Le cinquième étage constituait un royaume à l’intérieur du royaume. Une paroi de verre bullé opaque de couleur turquoise masquait l’accès aux ascenseurs. Comme en bas, il fallait pour entrer présenter un visage détendu à une caméra reliée à un scanner. La reconnaissance faciale déclenchait l’ouverture d’un panneau coulissant, le verre vibrant à peine tandis qu’il s’écartait pour révéler la réception personnelle d’Hoffmann Investment : des cubes de cuir gris et noir empilés et disposés comme des briques de jeu de construction pour former des sièges et des canapés, une table basse en verre et chrome et des pupitres réglables équipés d’ordinateurs à écran tactile sur lesquels les visiteurs pouvaient consulter Internet en attendant leur rendez-vous. Chaque terminal affichait un écran de veille énonçant le mot d’ordre de la société en lettres rouges sur fond blanc :

L’ENTREPRISE DE L’AVENIR N’UTILISE PAS DE PAPIER
L’ENTREPRISE DE L’AVENIR NE FAIT PAS DE STOCK
L’ENTREPRISE DE L’AVENIR EST ENTIÈREMENT NUMÉRIQUE
L’ENTREPRISE DE L’AVENIR EST LÀ

Il n’y avait ni magazines ni journaux d’aucune sorte dans la salle d’attente : la politique de l’entreprise voulait éviter autant que possible que tout document imprimé ou papier à écrire ne franchisse le seuil de ses bureaux. La règle ne s’appliquait évidemment pas aux invités, mais les employés comme les patrons de la société devaient s’acquitter d’une amende de dix francs suisses et voyaient leur nom figurer sur l’Intranet de la compagnie chaque fois qu’il étaient surpris en possession d’encre et de pulpe de bois au lieu de s’en tenir au silicone et au plastique. Il était étonnant de constater avec quelle rapidité cette simple règle avait modifié les habitudes de chacun, y compris celles de Quarry. Dix ans après que Bill Gates avait commencé à prêcher l’évangile du bureau sans papier dans Le Travail à la vitesse de la pensée, Hoffmann l’avait plus ou moins appliqué. Curieusement, il était presque aussi fier de cela que de toutes ses autres réalisations.

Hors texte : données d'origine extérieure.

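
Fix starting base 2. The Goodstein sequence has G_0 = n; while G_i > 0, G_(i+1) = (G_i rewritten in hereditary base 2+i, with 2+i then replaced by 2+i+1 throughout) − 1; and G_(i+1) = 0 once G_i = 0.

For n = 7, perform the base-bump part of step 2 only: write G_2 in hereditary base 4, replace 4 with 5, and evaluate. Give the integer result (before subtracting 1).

(0) 7|_2 = 2^2 + 2 + 1 ↦ 3^3 + 3 + 1|_3 = 31 ⇒ 30
(1) 30|_3 = 3^3 + 3 ↦ 4^4 + 4|_4 = 260 ⇒ 259

3128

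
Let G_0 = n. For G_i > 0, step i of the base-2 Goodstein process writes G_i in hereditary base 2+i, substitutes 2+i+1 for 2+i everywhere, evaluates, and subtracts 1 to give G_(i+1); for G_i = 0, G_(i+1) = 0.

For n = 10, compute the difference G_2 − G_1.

i=0: 10 = 2^(2 + 1) + 2 (b=2); 2→3: 3^(3 + 1) + 3 = 84; 84−1 = 83
i=1: 83 = 3^(3 + 1) + 2 (b=3); 3→4: 4^(4 + 1) + 2 = 1026; 1026−1 = 1025

942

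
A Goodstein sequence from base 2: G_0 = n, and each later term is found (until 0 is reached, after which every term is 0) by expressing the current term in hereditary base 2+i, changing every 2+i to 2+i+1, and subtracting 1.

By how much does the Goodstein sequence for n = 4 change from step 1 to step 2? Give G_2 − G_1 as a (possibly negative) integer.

(0) 4|_2 = 2^2 ↦ 3^3|_3 = 27 ⇒ 26
(1) 26|_3 = 2·3^2 + 2·3 + 2 ↦ 2·4^2 + 2·4 + 2|_4 = 42 ⇒ 41

15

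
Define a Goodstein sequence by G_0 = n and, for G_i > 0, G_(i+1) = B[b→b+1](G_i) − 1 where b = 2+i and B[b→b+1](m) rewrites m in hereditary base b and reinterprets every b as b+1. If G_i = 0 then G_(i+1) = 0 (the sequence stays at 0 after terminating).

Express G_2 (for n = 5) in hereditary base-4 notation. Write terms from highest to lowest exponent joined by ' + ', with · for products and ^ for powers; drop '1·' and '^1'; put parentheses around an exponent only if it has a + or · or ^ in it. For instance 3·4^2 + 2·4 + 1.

i=0: 5 = 2^2 + 1 (b=2); 2→3: 3^3 + 1 = 28; 28−1 = 27
i=1: 27 = 3^3 (b=3); 3→4: 4^4 = 256; 256−1 = 255
i=2: 255 = 3·4^3 + 3·4^2 + 3·4 + 3 (b=4); 4→5: 3·5^3 + 3·5^2 + 3·5 + 3 = 468; 468−1 = 467

3·4^3 + 3·4^2 + 3·4 + 3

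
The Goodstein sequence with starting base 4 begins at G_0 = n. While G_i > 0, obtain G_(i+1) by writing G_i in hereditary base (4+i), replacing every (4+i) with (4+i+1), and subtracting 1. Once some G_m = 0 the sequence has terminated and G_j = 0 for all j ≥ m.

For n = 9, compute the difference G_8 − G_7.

(0) 9|_4 = 2·4 + 1 ↦ 2·5 + 1|_5 = 11 ⇒ 10
(1) 10|_5 = 2·5 ↦ 2·6|_6 = 12 ⇒ 11
(2) 11|_6 = 6 + 5 ↦ 7 + 5|_7 = 12 ⇒ 11
(3) 11|_7 = 7 + 4 ↦ 8 + 4|_8 = 12 ⇒ 11
(4) 11|_8 = 8 + 3 ↦ 9 + 3|_9 = 12 ⇒ 11
(5) 11|_9 = 9 + 2 ↦ 10 + 2|_10 = 12 ⇒ 11
(6) 11|_10 = 10 + 1 ↦ 11 + 1|_11 = 12 ⇒ 11
(7) 11|_11 = 11 ↦ 12|_12 = 12 ⇒ 11

0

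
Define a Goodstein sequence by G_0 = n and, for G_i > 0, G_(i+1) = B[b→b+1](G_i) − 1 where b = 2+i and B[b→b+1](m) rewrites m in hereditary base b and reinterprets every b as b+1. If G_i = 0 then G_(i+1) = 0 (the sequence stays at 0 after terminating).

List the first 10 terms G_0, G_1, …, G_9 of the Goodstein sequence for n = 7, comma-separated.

[0] 7 ≡ 2^2 + 2 + 1 (base 2). Lift 3: 31. −1: 30.
[1] 30 ≡ 3^3 + 3 (base 3). Lift 4: 260. −1: 259.
[2] 259 ≡ 4^4 + 3 (base 4). Lift 5: 3128. −1: 3127.
[3] 3127 ≡ 5^5 + 2 (base 5). Lift 6: 46658. −1: 46657.
[4] 46657 ≡ 6^6 + 1 (base 6). Lift 7: 823544. −1: 823543.
[5] 823543 ≡ 7^7 (base 7). Lift 8: 16777216. −1: 16777215.
[6] 16777215 ≡ 7·8^7 + 7·8^6 + 7·8^5 + 7·8^4 + 7·8^3 + 7·8^2 + 7·8 + 7 (base 8). Lift 9: 37665880. −1: 37665879.
[7] 37665879 ≡ 7·9^7 + 7·9^6 + 7·9^5 + 7·9^4 + 7·9^3 + 7·9^2 + 7·9 + 6 (base 9). Lift 10: 77777776. −1: 77777775.
[8] 77777775 ≡ 7·10^7 + 7·10^6 + 7·10^5 + 7·10^4 + 7·10^3 + 7·10^2 + 7·10 + 5 (base 10). Lift 11: 150051214. −1: 150051213.

7, 30, 259, 3127, 46657, 823543, 16777215, 37665879, 77777775, 150051213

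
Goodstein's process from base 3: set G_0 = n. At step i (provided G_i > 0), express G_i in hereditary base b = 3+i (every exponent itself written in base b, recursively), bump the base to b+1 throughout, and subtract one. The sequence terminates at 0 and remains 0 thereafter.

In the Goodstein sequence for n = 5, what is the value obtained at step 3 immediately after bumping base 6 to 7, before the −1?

5

step 0: 5 = 3 + 2; sub 4 for 3: 4 + 2; = 6; G_1 = 6−1 = 5
step 1: 5 = 4 + 1; sub 5 for 4: 5 + 1; = 6; G_2 = 6−1 = 5
step 2: 5 = 5; sub 6 for 5: 6; = 6; G_3 = 6−1 = 5
step 3: 5 = 5; sub 7 for 6: 5; = 5; G_4 = 5−1 = 4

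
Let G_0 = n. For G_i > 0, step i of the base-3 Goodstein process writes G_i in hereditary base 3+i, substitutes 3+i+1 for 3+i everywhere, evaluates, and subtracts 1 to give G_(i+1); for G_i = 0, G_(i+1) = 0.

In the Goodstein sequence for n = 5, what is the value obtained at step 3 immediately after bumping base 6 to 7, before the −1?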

C’était donc très embarrassant pour lui de devoir traverser la réception avec sa première édition de L’Expression des émotions chez l’homme et les animaux. S’il avait surpris n’importe qui d’autre avec ce livre, il lui aurait fait remarquer qu’on pouvait consulter ce texte en ligne via le Projet Gutenberg ou darwin-online.org et lui aurait demandé sur un ton sarcastique s’il croyait pouvoir lire plus vite que l’algorithme du VIXAL-4 ou s’il s’était entraîné mentalement à faire de la recherche de mots. Il ne trouvait nullement paradoxal de mettre autant de zèle à bannir les livres du bureau qu’à collectionner les premières éditions rares chez lui. Les livres étaient des antiquités, au même titre que n’importe quel objet du passé. Autant reprocher à un collectionneur de candélabres de Venise ou de chaises percées Régence de se servir de la lumière électrique ou de tirer une chasse d’eau. Il glissa néanmoins le volume sous son pardessus et lança un coup d’œil coupable vers l’une des caméras de sécurité miniatures qui surveillaient l’étage.